Is it technically possible to convert it to Li-Ion? Sure, given the time and money.
AFAIK, "some" newer Dewalt drills have some of the battery management electronics in the tool itself, or maybe I am only thinking of the battery power level indicator. Regardless, yours being NiCd or NiMH, will not have this suitable for Li-Ion packs.
The Imax charger cannot do anything about protecting against discharge because that happens disconnected, in the tool during use. If you run any cell in the pack down below 2.(n)V during use of the drill, you will likely ruin it. You can measure the current your drill uses, perhaps it's not a lot since it is only 12V, but that it's a good contractor grade brand may work against you.
My old 14.4V Dewalt, is VERY strong for being only 14.4V, stronger than a typical $100USD Li-Ion drill you'd buy today. Apparently they used high current motors at the time, as it might have been a higher tier product with 18V not very common yet.

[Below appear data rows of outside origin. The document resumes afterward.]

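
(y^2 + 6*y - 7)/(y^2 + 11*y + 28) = (y - 1)/(y + 4)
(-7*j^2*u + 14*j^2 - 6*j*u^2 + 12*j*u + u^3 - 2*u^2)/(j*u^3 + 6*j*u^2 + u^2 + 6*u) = (-7*j^2*u + 14*j^2 - 6*j*u^2 + 12*j*u + u^3 - 2*u^2)/(u*(j*u^2 + 6*j*u + u + 6))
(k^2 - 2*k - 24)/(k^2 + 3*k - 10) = (k^2 - 2*k - 24)/(k^2 + 3*k - 10)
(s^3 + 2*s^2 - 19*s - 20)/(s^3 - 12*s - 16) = (s^2 + 6*s + 5)/(s^2 + 4*s + 4)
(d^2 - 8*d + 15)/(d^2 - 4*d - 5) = (d - 3)/(d + 1)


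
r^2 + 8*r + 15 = (r + 3)*(r + 5)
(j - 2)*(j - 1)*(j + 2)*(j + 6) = j^4 + 5*j^3 - 10*j^2 - 20*j + 24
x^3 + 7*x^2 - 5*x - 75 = (x - 3)*(x + 5)^2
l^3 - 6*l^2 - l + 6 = (l - 6)*(l - 1)*(l + 1)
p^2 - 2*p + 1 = (p - 1)^2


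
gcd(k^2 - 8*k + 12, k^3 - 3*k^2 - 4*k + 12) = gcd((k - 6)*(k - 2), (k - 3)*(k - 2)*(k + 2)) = k - 2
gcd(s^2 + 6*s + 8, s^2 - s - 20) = s + 4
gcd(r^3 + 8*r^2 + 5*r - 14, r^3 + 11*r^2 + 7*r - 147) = r + 7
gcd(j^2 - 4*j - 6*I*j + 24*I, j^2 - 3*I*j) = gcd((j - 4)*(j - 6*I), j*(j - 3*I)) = 1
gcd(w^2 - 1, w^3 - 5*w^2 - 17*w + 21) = w - 1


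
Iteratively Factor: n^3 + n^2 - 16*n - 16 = (n + 4)*(n^2 - 3*n - 4) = (n + 1)*(n + 4)*(n - 4)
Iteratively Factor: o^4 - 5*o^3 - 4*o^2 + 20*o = (o - 5)*(o^3 - 4*o) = (o - 5)*(o - 2)*(o^2 + 2*o) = (o - 5)*(o - 2)*(o + 2)*(o)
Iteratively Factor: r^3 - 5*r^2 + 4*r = (r)*(r^2 - 5*r + 4) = r*(r - 4)*(r - 1)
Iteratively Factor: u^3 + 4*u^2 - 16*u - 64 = (u + 4)*(u^2 - 16) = (u - 4)*(u + 4)*(u + 4)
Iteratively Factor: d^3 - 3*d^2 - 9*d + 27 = (d + 3)*(d^2 - 6*d + 9) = (d - 3)*(d + 3)*(d - 3)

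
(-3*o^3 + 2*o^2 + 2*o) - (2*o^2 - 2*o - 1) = -3*o^3 + 4*o + 1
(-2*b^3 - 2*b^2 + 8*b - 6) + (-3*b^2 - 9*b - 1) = -2*b^3 - 5*b^2 - b - 7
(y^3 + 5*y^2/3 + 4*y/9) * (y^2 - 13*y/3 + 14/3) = y^5 - 8*y^4/3 - 19*y^3/9 + 158*y^2/27 + 56*y/27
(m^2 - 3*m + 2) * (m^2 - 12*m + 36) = m^4 - 15*m^3 + 74*m^2 - 132*m + 72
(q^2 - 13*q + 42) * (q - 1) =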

The point is, I'm pretty sure that mine draws more than 10A current, probably 20A is closer. 5A does not seem like enough margin. To put it in perspective, a mid-grade drill may have around a 350W motor. If you have 3S Li-Ion cells so 10.8V nominal, at 5A that's only 54W.
Converting a drill to Li-Ion is easy to write
I want to, but the particulars, especially when it's a lower voltage drill, without the right charger and no protection board (yet) can make it less desirable than just buying new sub-C NiCd or NiMH for it (whichever the original charger supports).
Consider that there are now Low Self Discharge, sub-C NiMH cells in the market. Whether your charger can do NiMH, I don't known as you never mentioned its model # nor even that of the drill, but since they are LSD cells, it would be less work and less fiddly to use it, with the main downside being that the pack would weigh a little more than if you had stuffed 3 x 18650 Li-Ion cells in it.
On the other hand the up side to that is you can use 10 sub-C cells and have a 12V drill again instead of a 10.8V drill.